Rowley: The self-expression trap for baseball players

From SABR member Meg Rowley at Baseball Prospectus on February 26, 2016:

Last week, after careful consideration of their organizational dysfunction, the Miami Marlins got to the root of the issue and banned facial hair. A new season and media training session brought Yankees players an uncomfortable comparison between Russell Wilson and Cam Newton. And months after his notorious scuffle with Bryce Harper, Jonathan Papelbon traipsed through the Nationals Spring Training facility in an “Obama Can’t Ban These Guns” t-shirt. All three incidents stirred the baseball world’s collective ire, with the Marlins, Yankees, and Papelbon facing derision. Papelbon is ready made for a black hat; the Yankees and Marlins are ironically ready to twirl mustaches. But the backlash seemed to me a failed test of our self-professed commitment to player expression.

We bristle at the mandate of the Marlins because they assume a particular sort of person looking a particular sort of way while playing baseball is doing so the best way. It carries with it the same sort of ickiness decades of beardless, nameless Yankees uniforms brought, without the tug of tradition to ground such silliness. Players become interchangeable commodities, widgets. But these are men with stories and families, places and experiences they’ve lived and survived, baseball diamonds visited and surpassed.
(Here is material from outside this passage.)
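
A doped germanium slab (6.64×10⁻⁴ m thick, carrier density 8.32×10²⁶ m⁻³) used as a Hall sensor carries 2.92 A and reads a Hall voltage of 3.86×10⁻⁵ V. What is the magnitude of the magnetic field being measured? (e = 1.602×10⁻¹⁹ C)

From V_H = IB/(n e t), B = V_H n e t / I.
B = (3.86×10⁻⁵)(8.32×10²⁶)(1.602×10⁻¹⁹)(6.64×10⁻⁴)/2.92 ≈ 1.17 T.

B ≈ 1.17 T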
They flip bats, own silly pets, and are imbued with personality and opinion in equal measure. Reducing them to the create-a-player consistent with a team’s media and labor strategy feels disingenuous and scheming.

Surely teams perceive some advantage in the anonymity of the laundry. Players become easier both to cut and to excuse. Those who demand too much for themselves are more easily dealt or left to free agency. As fans and observers, we hope to liberate the individual from his facelessness, and ascribe personal accountability to his actions. We want him to be himself. As we are able to pick them out as individuals, we are blessed and burdened by their specificity. We are unable to turn away from their struggle, and no longer free to ignore the pain they might inflict.